Pimenta - Eu considero que a
aliança tem possibilidades de continuar, como também pode ser fraturada. Depende dos fatos. O
partido que tiver o candidato
mais forte pode conseguir
apoio dos outros partidos
da aliança. Sabemos que, se
formos juntos
para a eleição
presidencial
com um bom
nome, teremos
inteira condição de continuar a
ação governamental de Fernando
Henrique Cardoso. Se nos dividirmos, a tarefa fica muito difícil.
Folha - O presidente tem condições de governar desde já sem o
apoio formal do PMDB?
Pimenta - Não faço uma avaliação partidária do apoio ao presidente, mas uma análise geral. É
preciso que o presidente tenha sólida maioria absoluta (metade
mais um dos votos do Congresso).
Não é indispensável ter nada mais
do que isso. Isso dá ao presidente a
liberdade que ele precisa para ter o
melhor governo. Ter consideração
com os partidos que o apóiam,
mas ter também independência
para agir com energia, clareza.
Folha - Sem ter de engolir sapos?
Pimenta - É. Até porque a autoridade do presidente é incontrastável.
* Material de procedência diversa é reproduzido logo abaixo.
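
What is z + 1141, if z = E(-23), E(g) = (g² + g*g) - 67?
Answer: 2132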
Eu tenho uma convicção pessoal de que, nesse primeiro semestre conturbado, aconteceram coisas que jamais se repetirão no governo Fernando Henrique Cardoso, sobretudo tentativas de desgastar a autoridade do presidente.
Não se trata de excluir ou incluir
nenhuma força política no esquema de apoio ao presidente, repito.
Trata-se de uma postura de governo. É preciso lealdade, respeito à
autoridade do presidente.
Folha - Hoje há alguém fora desse enquadramento?
Pimenta - No primeiro semestre
teve, evidentemente. Eu não vou
mencionar,
mas teve. O importante é que
teremos um
outro formato.
O governante
tem de agir de
acordo com as
circunstâncias.
E elas indicam
a conveniência
de um outro
comportamento.
Folha - O que
mudou exatamente?
Pimenta - Tivemos um primeiro
semestre mais conturbado do que
qualquer outro governo no Brasil.
Eu atribuo a uma série de fatores
que se conjugaram. A questão
cambial, as posições de alguns atores políticos, o risco de retomada
da inflação, a alta dos juros, as reformas que estavam sendo aprovadas. Essas circunstâncias indicavam a necessidade de o presidente
operar com extremo cuidado.
As circunstâncias agora são completamente diferentes. Há uma retomada da atividade econômica.
Não há nenhuma possibilidade de
o governo ficar na dependência de
uma votação de três quintos, nenhuma possibilidade, eu repito.
O governo não ficará dependente
de emendas constitucionais. Portanto, o presidente exercerá plenamente a sua autoridade, podendo
operar com muito mais liberdade a
ação administrativa.
Folha - O sr. evitou comentários
sobre os governistas ""infiéis", mas
gostaria de uma avaliação sobre
Antonio Carlos Magalhães.
Pimenta - (Risos) Não há dúvida
de que o presidente do Senado tem
uma presença política muito forte.
Eu interpreto suas ações como
bem intencionadas.
Folha - Mesmo quando cria constrangimentos para o presidente?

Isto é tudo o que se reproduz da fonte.